For another project of mine, I wanted a good fast hash that wasn’t trivial to mock. After an excessive amount of investigation, I’ve settled on KangarooTwelve. To quote the project readme, I think it strikes a really nice balance between:
Simplicity (Keccak + sponge + hopping)
Security (128-bit, sharing the same cryptographic base as SHA3)
Speed (up to ~2bytes/cycle, with AVX512)
With a little help from @Lilith, @Sukera, and @Oscar_Smith (big thanks for the help so far ) in #performance-helpdesk we’ve currently got what seems to be the fastest pure-julia cryptographic hash (by some margin).
That said, it seems that we’re quite some way from where we could be. By my estimation, this is currently around ~4 cycles per byte, and according to the keccak team1.4 cycles/byte is achievable with AVX2 and 0.5 cycles/byte with AVX512.
So, that’s a ~3-8x performance improvement to be had, and that’s not even considering threading (yes, this can be threaded).
I’m pretty sure I’m nearing the limit of my high-performance/micro-optimisation abilities though, and I’d love it if I might be able to interest some of the more performance/optimisation-minded folks around here to take a look and see how far we can push this!
This is , but FTR AFAIK (not an expert) K12 may be kind of obsoleted (from performance and flexibility perspectives) by newer designs. One of the most awesome things about sponge-based/permutation-based crypto is how it enables implementing the entirety of symmetric crypto with most of the code shared between the “primitives”, something that K12 is not designed for as far as I remember (it’s just a hash I think, at least “officially”).
For example, Ascon is the winner of the Lightweight Cryptography challenge (by the US NIST):
Furthermore, the Keccak Team themselves (after some iteration, including third-party work) introduced several new concepts that make sponges obsolete AFAIK, such as deck functions and Farfalle. These are not just new algorithms, but seem like they will change the way symmetric crypto is both implemented and used (new modes) for the better: Keccak Team
One interesting thing about implementing crypto primitives is that, AFAIK, safety from some side-channel attacks requires using assembly (or llvmcall, in the case of Julia, I guess). For example, ensuring that some operations are constant-time (to protect against timing attacks) as necessary sometimes requires protection from an overzealous compiler optimizer. I wonder whether there are any existing Julia projects that tackle such issues?

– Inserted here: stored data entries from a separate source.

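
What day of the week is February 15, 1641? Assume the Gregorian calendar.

Doomsday rule: the anchor day for the 1600s is Tuesday. For year 41: 41÷12 = 3 r 5, and 5÷4 = 1, so 3+5+1 = 9.
Tuesday + 9 ≡ Thursday — that's 1641's doomsday.
In February the doomsday date is Feb 28 (1641 is not a leap year).
Feb 15 is 13 days before Feb 28; 13 mod 7 = 6, so Thursday − 6 = Friday.

Friday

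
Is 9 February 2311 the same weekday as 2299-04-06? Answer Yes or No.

From Apr 6, 2299 to Feb 9, 2311 is 4326 days.
4326 mod 7 = 0, so they are the same weekday.
(Apr 6, 2299 is a Thursday; Feb 9, 2311 is a Thursday.)

Yes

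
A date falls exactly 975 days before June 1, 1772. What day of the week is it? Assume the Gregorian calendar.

Saturday

First find the weekday of Jun 1, 1772. Doomsday rule: the anchor day for the 1700s is Sunday. For year 72: 72÷12 = 6 r 0, and 0÷4 = 0, so 6+0+0 = 6.
Sunday + 6 ≡ Saturday — that's 1772's doomsday.
In June the doomsday date is Jun 6.
Jun 1 is 5 days before Jun 6; 5 mod 7 = 5, so Saturday − 5 = Monday.
975 mod 7 = 2, so 975 days before a Monday is Monday − 2 = Saturday.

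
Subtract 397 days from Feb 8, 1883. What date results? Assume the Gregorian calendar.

−8 → Jan 31, 1883 (end of Jan, 31 days; 389 left).
−31 → Dec 31, 1882 (end of Dec, 31 days; 358 left).
−31 → Nov 30, 1882 (end of Nov, 30 days; 327 left).
−30 → Oct 31, 1882 (end of Oct, 31 days; 297 left).
−31 → Sep 30, 1882 (end of Sep, 30 days; 266 left).
−30 → Aug 31, 1882 (end of Aug, 31 days; 236 left).
−31 → Jul 31, 1882 (end of Jul, 31 days; 205 left).
−31 → Jun 30, 1882 (end of Jun, 30 days; 174 left).
−30 → May 31, 1882 (end of May, 31 days; 144 left).
−31 → Apr 30, 1882 (end of Apr, 30 days; 113 left).
−30 → Mar 31, 1882 (end of Mar, 31 days; 83 left).
−31 → Feb 28, 1882 (end of Feb, 28 days; 52 left).
−28 → Jan 31, 1882 (end of Jan, 31 days; 24 left).
−24 → Jan 7, 1882.

January 7, 1882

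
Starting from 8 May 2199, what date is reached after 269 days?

May has 31 days: +24 → Jun 1, 2199 (245 left).
Jun has 30 days: +30 → Jul 1, 2199 (215 left).
Jul has 31 days: +31 → Aug 1, 2199 (184 left).
Aug has 31 days: +31 → Sep 1, 2199 (153 left).
Sep has 30 days: +30 → Oct 1, 2199 (123 left).
Oct has 31 days: +31 → Nov 1, 2199 (92 left).
Nov has 30 days: +30 → Dec 1, 2199 (62 left).
Dec has 31 days: +31 → Jan 1, 2200 (31 left).
Jan has 31 days: +31 → Feb 1, 2200 (0 left).

February 1, 2200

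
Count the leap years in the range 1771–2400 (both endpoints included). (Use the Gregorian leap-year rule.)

153

Multiples of 4 in [1771,2400]: 158.
Of those, multiples of 100: 7 (not leap unless ÷400).
Multiples of 400: 2.
Leap years = 158 − 7 + 2 = 153.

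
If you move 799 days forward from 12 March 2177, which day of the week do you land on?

Thursday

First find the weekday of Mar 12, 2177. Doomsday rule: the anchor day for the 2100s is Sunday. For year 77: 77÷12 = 6 r 5, and 5÷4 = 1, so 6+5+1 = 12.
Sunday + 12 ≡ Friday — that's 2177's doomsday.
In March the doomsday date is Mar 14.
Mar 12 is 2 days before Mar 14; 2 mod 7 = 2, so Friday − 2 = Wednesday.
799 mod 7 = 1, so 799 days after a Wednesday is Wednesday + 1 = Thursday.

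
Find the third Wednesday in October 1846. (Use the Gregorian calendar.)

October 1, 1846 is a Thursday.
The first Wednesday is therefore October 7 (6 days later).
The third Wednesday is 7 + 2×7 = October 21.

October 21, 1846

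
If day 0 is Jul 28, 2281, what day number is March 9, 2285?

Jul 28, 2281 → Jul 28, 2282: 365 days.
Jul 28, 2282 → Jul 28, 2283: 365 days.
Jul 28, 2283 → Jul 28, 2284: 366 days (Feb 29, 2284 is in that span).
Jul 28, 2284 → Aug 28, 2284: 31 days (July has 31).
Aug 28, 2284 → Sep 28, 2284: 31 days (August has 31).
Sep 28, 2284 → Oct 28, 2284: 30 days (September has 30).
Oct 28, 2284 → Nov 28, 2284: 31 days (October has 31).
Nov 28, 2284 → Dec 28, 2284: 30 days (November has 30).
Dec 28, 2284 → Jan 28, 2285: 31 days (December has 31).
Jan 28, 2285 → Feb 28, 2285: 31 days (January has 31).
Feb 28, 2285 → Mar 9, 2285: 9 days.
Total: 1320 days.

1320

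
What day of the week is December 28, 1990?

Friday

Doomsday rule: the anchor day for the 1900s is Wednesday. For year 90: 90÷12 = 7 r 6, and 6÷4 = 1, so 7+6+1 = 14.
Wednesday + 14 ≡ Wednesday — that's 1990's doomsday.
In December the doomsday date is Dec 12.
Dec 28 is 16 days after Dec 12; 16 mod 7 = 2, so Wednesday + 2 = Friday.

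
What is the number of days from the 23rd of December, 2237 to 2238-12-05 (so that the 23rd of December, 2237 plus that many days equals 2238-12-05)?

Dec 23, 2237 → Jan 23, 2238: 31 days (December has 31).
Jan 23, 2238 → Feb 23, 2238: 31 days (January has 31).
Feb 23, 2238 → Mar 23, 2238: 28 days (February has 28).
Mar 23, 2238 → Apr 23, 2238: 31 days (March has 31).
Apr 23, 2238 → May 23, 2238: 30 days (April has 30).
May 23, 2238 → Jun 23, 2238: 31 days (May has 31).
Jun 23, 2238 → Jul 23, 2238: 30 days (June has 30).
Jul 23, 2238 → Aug 23, 2238: 31 days (July has 31).
Aug 23, 2238 → Sep 23, 2238: 31 days (August has 31).
Sep 23, 2238 → Oct 23, 2238: 30 days (September has 30).
Oct 23, 2238 → Nov 23, 2238: 31 days (October has 31).
Nov 23, 2238 → Dec 5, 2238: 12 days.
Total: 347 days.

347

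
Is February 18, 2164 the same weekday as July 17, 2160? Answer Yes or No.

No

From Jul 17, 2160 to Feb 18, 2164 is 1311 days.
1311 mod 7 = 2, so they are different weekdays.
(Jul 17, 2160 is a Thursday; Feb 18, 2164 is a Saturday.)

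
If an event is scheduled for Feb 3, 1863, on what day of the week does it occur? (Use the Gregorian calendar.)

Tuesday

January 1, 1863 is a Thursday.
Jan 1, 1863 → Feb 1, 1863: 31 days (January has 31).
Feb 1, 1863 → Feb 3, 1863: 2 days.
Total: 33 days.
33 mod 7 = 5, so Thursday + 5 = Tuesday.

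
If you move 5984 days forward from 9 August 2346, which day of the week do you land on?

Thursday

First find the weekday of Aug 9, 2346. Doomsday rule: the anchor day for the 2300s is Wednesday. For year 46: 46÷12 = 3 r 10, and 10÷4 = 2, so 3+10+2 = 15.
Wednesday + 15 ≡ Thursday — that's 2346's doomsday.
In August the doomsday date is Aug 8.
Aug 9 is 1 day after Aug 8; 1 mod 7 = 1, so Thursday + 1 = Friday.
5984 mod 7 = 6, so 5984 days after a Friday is Friday + 6 = Thursday.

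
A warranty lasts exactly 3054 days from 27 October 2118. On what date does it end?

+365 (one year) → Oct 27, 2119 (2689 left).
+366 (one year; includes Feb 29, 2120) → Oct 27, 2120 (2323 left).
+365 (one year) → Oct 27, 2121 (1958 left).
+365 (one year) → Oct 27, 2122 (1593 left).
+365 (one year) → Oct 27, 2123 (1228 left).
+366 (one year; includes Feb 29, 2124) → Oct 27, 2124 (862 left).
+365 (one year) → Oct 27, 2125 (497 left).
+365 (one year) → Oct 27, 2126 (132 left).
Oct has 31 days: +5 → Nov 1, 2126 (127 left).
Nov has 30 days: +30 → Dec 1, 2126 (97 left).
Dec has 31 days: +31 → Jan 1, 2127 (66 left).
Jan has 31 days: +31 → Feb 1, 2127 (35 left).
Feb has 28 days: +28 → Mar 1, 2127 (7 left).
+7 → Mar 8, 2127.

March 8, 2127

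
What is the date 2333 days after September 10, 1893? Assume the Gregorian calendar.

January 30, 1900

+365 (one year) → Sep 10, 1894 (1968 left).
+365 (one year) → Sep 10, 1895 (1603 left).
+366 (one year; includes Feb 29, 1896) → Sep 10, 1896 (1237 left).
+365 (one year) → Sep 10, 1897 (872 left).
+365 (one year) → Sep 10, 1898 (507 left).
+365 (one year) → Sep 10, 1899 (142 left).
Sep has 30 days: +21 → Oct 1, 1899 (121 left).
Oct has 31 days: +31 → Nov 1, 1899 (90 left).
Nov has 30 days: +30 → Dec 1, 1899 (60 left).
Dec has 31 days: +31 → Jan 1, 1900 (29 left).
+29 → Jan 30, 1900.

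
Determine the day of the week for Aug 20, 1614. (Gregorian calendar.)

Doomsday rule: the anchor day for the 1600s is Tuesday. For year 14: 14÷12 = 1 r 2, and 2÷4 = 0, so 1+2+0 = 3.
Tuesday + 3 ≡ Friday — that's 1614's doomsday.
In August the doomsday date is Aug 8.
Aug 20 is 12 days after Aug 8; 12 mod 7 = 5, so Friday + 5 = Wednesday.

Wednesday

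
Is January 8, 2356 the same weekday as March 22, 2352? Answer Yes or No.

No

From Mar 22, 2352 to Jan 8, 2356 is 1387 days.
1387 mod 7 = 1, so they are different weekdays.
(Mar 22, 2352 is a Saturday; Jan 8, 2356 is a Sunday.)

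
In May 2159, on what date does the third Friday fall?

May 18, 2159

May 1, 2159 is a Tuesday.
The first Friday is therefore May 4 (3 days later).
The third Friday is 4 + 2×7 = May 18.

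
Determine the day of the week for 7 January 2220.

Doomsday rule: the anchor day for the 2200s is Friday. For year 20: 20÷12 = 1 r 8, and 8÷4 = 2, so 1+8+2 = 11.
Friday + 11 ≡ Tuesday — that's 2220's doomsday.
In January the doomsday date is Jan 4 (2220 is a leap year (divisible by 4)).
Jan 7 is 3 days after Jan 4; 3 mod 7 = 3, so Tuesday + 3 = Friday.

Friday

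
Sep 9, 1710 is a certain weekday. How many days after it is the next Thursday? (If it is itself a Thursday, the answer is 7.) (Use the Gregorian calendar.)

Sep 9, 1710 is a Tuesday.
From Tuesday to the next Thursday is 2 days.

2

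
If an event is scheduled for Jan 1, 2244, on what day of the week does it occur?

January 1, 2244 is a Monday.
Total: 0 days.
0 mod 7 = 0, so Monday + 0 = Monday.

Monday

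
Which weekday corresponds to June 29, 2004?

Tuesday

Doomsday rule: the anchor day for the 2000s is Tuesday. For year 04: 4÷12 = 0 r 4, and 4÷4 = 1, so 0+4+1 = 5.
Tuesday + 5 ≡ Sunday — that's 2004's doomsday.
In June the doomsday date is Jun 6.
Jun 29 is 23 days after Jun 6; 23 mod 7 = 2, so Sunday + 2 = Tuesday.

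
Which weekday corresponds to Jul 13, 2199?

Doomsday rule: the anchor day for the 2100s is Sunday. For year 99: 99÷12 = 8 r 3, and 3÷4 = 0, so 8+3+0 = 11.
Sunday + 11 ≡ Thursday — that's 2199's doomsday.
In July the doomsday date is Jul 11.
Jul 13 is 2 days after Jul 11; 2 mod 7 = 2, so Thursday + 2 = Saturday.

Saturday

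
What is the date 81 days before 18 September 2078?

June 29, 2078

−18 → Aug 31, 2078 (end of Aug, 31 days; 63 left).
−31 → Jul 31, 2078 (end of Jul, 31 days; 32 left).
−31 → Jun 30, 2078 (end of Jun, 30 days; 1 left).
−1 → Jun 29, 2078.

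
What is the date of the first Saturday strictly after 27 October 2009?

October 31, 2009

Oct 27, 2009 is a Tuesday.
From Tuesday to the next Saturday is 4 days.
Oct 27, 2009 + 4 = Oct 31, 2009.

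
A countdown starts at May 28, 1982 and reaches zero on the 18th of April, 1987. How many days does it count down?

1786

May 28, 1982 → May 28, 1983: 365 days.
May 28, 1983 → May 28, 1984: 366 days (Feb 29, 1984 is in that span).
May 28, 1984 → May 28, 1985: 365 days.
May 28, 1985 → May 28, 1986: 365 days.
May 28, 1986 → Jun 28, 1986: 31 days (May has 31).
Jun 28, 1986 → Jul 28, 1986: 30 days (June has 30).
Jul 28, 1986 → Aug 28, 1986: 31 days (July has 31).
Aug 28, 1986 → Sep 28, 1986: 31 days (August has 31).
Sep 28, 1986 → Oct 28, 1986: 30 days (September has 30).
Oct 28, 1986 → Nov 28, 1986: 31 days (October has 31).
Nov 28, 1986 → Dec 28, 1986: 30 days (November has 30).
Dec 28, 1986 → Jan 28, 1987: 31 days (December has 31).
Jan 28, 1987 → Feb 28, 1987: 31 days (January has 31).
Feb 28, 1987 → Mar 28, 1987: 28 days (February has 28).
Mar 28, 1987 → Apr 18, 1987: 21 days.
Total: 1786 days.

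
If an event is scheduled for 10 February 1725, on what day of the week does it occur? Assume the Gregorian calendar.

Saturday

Doomsday rule: the anchor day for the 1700s is Sunday. For year 25: 25÷12 = 2 r 1, and 1÷4 = 0, so 2+1+0 = 3.
Sunday + 3 ≡ Wednesday — that's 1725's doomsday.
In February the doomsday date is Feb 28 (1725 is not a leap year).
Feb 10 is 18 days before Feb 28; 18 mod 7 = 4, so Wednesday − 4 = Saturday.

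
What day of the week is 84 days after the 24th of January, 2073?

Tuesday

Jan 24, 2073 is a Tuesday.
84 mod 7 = 0, so 84 days after a Tuesday is Tuesday + 0 = Tuesday.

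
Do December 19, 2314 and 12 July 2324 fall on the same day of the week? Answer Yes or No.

Yes

From Dec 19, 2314 to Jul 12, 2324 is 3493 days.
3493 mod 7 = 0, so they are the same weekday.
(Dec 19, 2314 is a Saturday; Jul 12, 2324 is a Saturday.)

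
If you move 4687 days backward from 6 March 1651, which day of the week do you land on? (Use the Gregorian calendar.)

Mar 6, 1651 is a Monday.
4687 mod 7 = 4, so 4687 days before a Monday is Monday − 4 = Thursday.

Thursday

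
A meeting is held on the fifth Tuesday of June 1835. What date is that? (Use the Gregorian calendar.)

June 1, 1835 is a Monday.
The first Tuesday is therefore June 2 (1 days later).
The fifth Tuesday is 2 + 4×7 = June 30.

June 30, 1835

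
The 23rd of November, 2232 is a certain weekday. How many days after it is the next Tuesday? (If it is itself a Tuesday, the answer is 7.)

4

Nov 23, 2232 is a Friday.
From Friday to the next Tuesday is 4 days.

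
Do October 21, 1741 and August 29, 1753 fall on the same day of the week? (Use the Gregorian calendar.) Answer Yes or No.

No

From Oct 21, 1741 to Aug 29, 1753 is 4330 days.
4330 mod 7 = 4, so they are different weekdays.
(Oct 21, 1741 is a Saturday; Aug 29, 1753 is a Wednesday.)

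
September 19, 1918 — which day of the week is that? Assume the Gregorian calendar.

Thursday

January 1, 1918 is a Tuesday.
Jan 1, 1918 → Feb 1, 1918: 31 days (January has 31).
Feb 1, 1918 → Mar 1, 1918: 28 days (February has 28).
Mar 1, 1918 → Apr 1, 1918: 31 days (March has 31).
Apr 1, 1918 → May 1, 1918: 30 days (April has 30).
May 1, 1918 → Jun 1, 1918: 31 days (May has 31).
Jun 1, 1918 → Jul 1, 1918: 30 days (June has 30).
Jul 1, 1918 → Aug 1, 1918: 31 days (July has 31).
Aug 1, 1918 → Sep 1, 1918: 31 days (August has 31).
Sep 1, 1918 → Sep 19, 1918: 18 days.
Total: 261 days.
261 mod 7 = 2, so Tuesday + 2 = Thursday.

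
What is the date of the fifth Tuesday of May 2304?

May 31, 2304

May 1, 2304 is a Sunday.
The first Tuesday is therefore May 3 (2 days later).
The fifth Tuesday is 3 + 4×7 = May 31.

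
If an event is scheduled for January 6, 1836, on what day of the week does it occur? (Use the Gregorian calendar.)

Wednesday

Doomsday rule: the anchor day for the 1800s is Friday. For year 36: 36÷12 = 3 r 0, and 0÷4 = 0, so 3+0+0 = 3.
Friday + 3 ≡ Monday — that's 1836's doomsday.
In January the doomsday date is Jan 4 (1836 is a leap year (divisible by 4)).
Jan 6 is 2 days after Jan 4; 2 mod 7 = 2, so Monday + 2 = Wednesday.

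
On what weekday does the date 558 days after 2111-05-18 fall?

Saturday

First find the weekday of May 18, 2111. Doomsday rule: the anchor day for the 2100s is Sunday. For year 11: 11÷12 = 0 r 11, and 11÷4 = 2, so 0+11+2 = 13.
Sunday + 13 ≡ Saturday — that's 2111's doomsday.
In May the doomsday date is May 9.
May 18 is 9 days after May 9; 9 mod 7 = 2, so Saturday + 2 = Monday.
558 mod 7 = 5, so 558 days after a Monday is Monday + 5 = Saturday.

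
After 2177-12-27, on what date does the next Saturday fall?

Dec 27, 2177 is a Saturday.
From Saturday to the next Saturday is 7 days.
Dec 27, 2177 + 7 = Jan 3, 2178.

January 3, 2178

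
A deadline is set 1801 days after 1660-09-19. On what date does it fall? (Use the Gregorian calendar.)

+365 (one year) → Sep 19, 1661 (1436 left).
+365 (one year) → Sep 19, 1662 (1071 left).
+365 (one year) → Sep 19, 1663 (706 left).
+366 (one year; includes Feb 29, 1664) → Sep 19, 1664 (340 left).
Sep has 30 days: +12 → Oct 1, 1664 (328 left).
Oct has 31 days: +31 → Nov 1, 1664 (297 left).
Nov has 30 days: +30 → Dec 1, 1664 (267 left).
Dec has 31 days: +31 → Jan 1, 1665 (236 left).
Jan has 31 days: +31 → Feb 1, 1665 (205 left).
Feb has 28 days: +28 → Mar 1, 1665 (177 left).
Mar has 31 days: +31 → Apr 1, 1665 (146 left).
Apr has 30 days: +30 → May 1, 1665 (116 left).
May has 31 days: +31 → Jun 1, 1665 (85 left).
Jun has 30 days: +30 → Jul 1, 1665 (55 left).
Jul has 31 days: +31 → Aug 1, 1665 (24 left).
+24 → Aug 25, 1665.

August 25, 1665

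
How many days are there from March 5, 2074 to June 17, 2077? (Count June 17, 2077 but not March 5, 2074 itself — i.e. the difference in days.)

Mar 5, 2074 → Mar 5, 2075: 365 days.
Mar 5, 2075 → Mar 5, 2076: 366 days (Feb 29, 2076 is in that span).
Mar 5, 2076 → Mar 5, 2077: 365 days.
Mar 5, 2077 → Apr 5, 2077: 31 days (March has 31).
Apr 5, 2077 → May 5, 2077: 30 days (April has 30).
May 5, 2077 → Jun 5, 2077: 31 days (May has 31).
Jun 5, 2077 → Jun 17, 2077: 12 days.
Total: 1200 days.

1200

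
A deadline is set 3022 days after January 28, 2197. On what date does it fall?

May 9, 2205

+365 (one year) → Jan 28, 2198 (2657 left).
+365 (one year) → Jan 28, 2199 (2292 left).
+365 (one year) → Jan 28, 2200 (1927 left).
+365 (one year) → Jan 28, 2201 (1562 left).
+365 (one year) → Jan 28, 2202 (1197 left).
+365 (one year) → Jan 28, 2203 (832 left).
+365 (one year) → Jan 28, 2204 (467 left).
+366 (one year; includes Feb 29, 2204) → Jan 28, 2205 (101 left).
Jan has 31 days: +4 → Feb 1, 2205 (97 left).
Feb has 28 days: +28 → Mar 1, 2205 (69 left).
Mar has 31 days: +31 → Apr 1, 2205 (38 left).
Apr has 30 days: +30 → May 1, 2205 (8 left).
+8 → May 9, 2205.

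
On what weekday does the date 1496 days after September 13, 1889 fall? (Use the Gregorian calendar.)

Sep 13, 1889 is a Friday.
1496 mod 7 = 5, so 1496 days after a Friday is Friday + 5 = Wednesday.

Wednesday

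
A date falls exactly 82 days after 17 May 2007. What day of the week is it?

Tuesday

May 17, 2007 is a Thursday.
82 mod 7 = 5, so 82 days after a Thursday is Thursday + 5 = Tuesday.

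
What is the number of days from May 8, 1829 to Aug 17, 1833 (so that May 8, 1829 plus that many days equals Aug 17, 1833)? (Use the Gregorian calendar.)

May 8, 1829 → May 8, 1830: 365 days.
May 8, 1830 → May 8, 1831: 365 days.
May 8, 1831 → May 8, 1832: 366 days (Feb 29, 1832 is in that span).
May 8, 1832 → May 8, 1833: 365 days.
May 8, 1833 → Jun 8, 1833: 31 days (May has 31).
Jun 8, 1833 → Jul 8, 1833: 30 days (June has 30).
Jul 8, 1833 → Aug 8, 1833: 31 days (July has 31).
Aug 8, 1833 → Aug 17, 1833: 9 days.
Total: 1562 days.

1562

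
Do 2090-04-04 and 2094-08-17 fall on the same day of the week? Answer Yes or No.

Yes

From Apr 4, 2090 to Aug 17, 2094 is 1596 days.
1596 mod 7 = 0, so they are the same weekday.
(Apr 4, 2090 is a Tuesday; Aug 17, 2094 is a Tuesday.)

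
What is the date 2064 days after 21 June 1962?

+365 (one year) → Jun 21, 1963 (1699 left).
+366 (one year; includes Feb 29, 1964) → Jun 21, 1964 (1333 left).
+365 (one year) → Jun 21, 1965 (968 left).
+365 (one year) → Jun 21, 1966 (603 left).
+365 (one year) → Jun 21, 1967 (238 left).
Jun has 30 days: +10 → Jul 1, 1967 (228 left).
Jul has 31 days: +31 → Aug 1, 1967 (197 left).
Aug has 31 days: +31 → Sep 1, 1967 (166 left).
Sep has 30 days: +30 → Oct 1, 1967 (136 left).
Oct has 31 days: +31 → Nov 1, 1967 (105 left).
Nov has 30 days: +30 → Dec 1, 1967 (75 left).
Dec has 31 days: +31 → Jan 1, 1968 (44 left).
Jan has 31 days: +31 → Feb 1, 1968 (13 left).
+13 → Feb 14, 1968.

February 14, 1968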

AFAIK the current “fastest” established general-purpose cryptographic hash is Blake3. However, at longer input lengths (what I care abount more), K12 is actually extremely competitive. To take an excerpt from the Blake3 paper:
I have seen however, those are all authenticated encryption schemes, and AFAIK no established desk/farfalle based hash function currently exists.
My understanding is that this is much more relevant when looking at crypto that involves secrets (e.g. encryption). When hashing, an attacker knows everything to start with … which is a large part of why translating a cipher to a hash is non-trivial (the secret is no longer secret).